Pien is stellar but Glassman and Rutecki are just as great and, being guys, appear to have less cringe-worthy storylines. Where Violet’s attempts at a relationship are presented in ways that are often embarrassing and couched in concerns of reproductive control, Jack’s courtships come off far cuter. Jack is curt and lacking in affect but it attracts Nigerian nurse Ewatomi (Dele Ogundiran), whom Jack meets while at his dad’s doctor. Jack’s relationship with his father Lou, and Lou’s sickness, frightens Jack into becoming his own man. There’s compelling discussions about “passing” for neurotypical and Jack’s issues of being alone that, again, are universal and intriguing. The same can be said for Rutecki’s Harrison, who struggles to find friends because of his youthful nature that hurtful adults find disturbing.

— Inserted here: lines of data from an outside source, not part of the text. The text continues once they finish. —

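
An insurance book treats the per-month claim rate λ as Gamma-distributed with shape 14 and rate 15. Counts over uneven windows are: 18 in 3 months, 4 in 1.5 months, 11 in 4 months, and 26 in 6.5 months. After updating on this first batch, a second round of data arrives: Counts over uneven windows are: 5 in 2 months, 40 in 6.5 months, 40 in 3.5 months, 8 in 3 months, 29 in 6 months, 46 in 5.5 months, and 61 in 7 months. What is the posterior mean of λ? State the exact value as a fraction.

Total count: 18 + 4 + 11 + 26 = 59.
Total exposure: 3 + 1.5 + 4 + 6.5 = 15 months.
After the first batch: Gamma(14 + 59, 15 + 15) = Gamma(73, 30).
Total count: 5 + 40 + 40 + 8 + 29 + 46 + 61 = 229.
Total exposure: 2 + 6.5 + 3.5 + 3 + 6 + 5.5 + 7 = 33.5 months.
After the second batch: Gamma(73 + 229, 30 + 33.5) = Gamma(302, 127/2).
Posterior mean = α'/β' = 302/(127/2) = 604/127.

604/127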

But it’s hard not to go back to the caregivers, whose stories are meant to give a balancing perspective but just come off as ableist at times. Both Lou and Harrison’s parents spend time discussing how hard their life was raising their children. In Harrison’s case, especially, his parents give an entire speech about wanting to move out of state to “give themselves a chance.” Later, Lou talks about how he initially wished he had any other child, but having Jack “made [him] better” as a person. (Yes, because the role of any disabled/neurodivergent person’s life is to make other people better.) Mandy is there to offer a sympathetic ear, but generally plays both sides of the fence and Bacon is so damn charming it’s hard not to wish her character was far more forceful with those clearly overstepping their boundaries.
“As We See It” has the potential to show their autistic cast’s true perspectives, but the writing certainly needs to be more reflective of a neurodivergent POV. Pien, Rutecki, and Glassman are great, as is Bacon, but if you’re at all on the spectrum and/or a disabled viewer, expect a lot of treacle that’s not meant to make you feel seen.
“As We See It” premieres Friday, January 21 on Amazon Prime Video. The full first season will be released at once.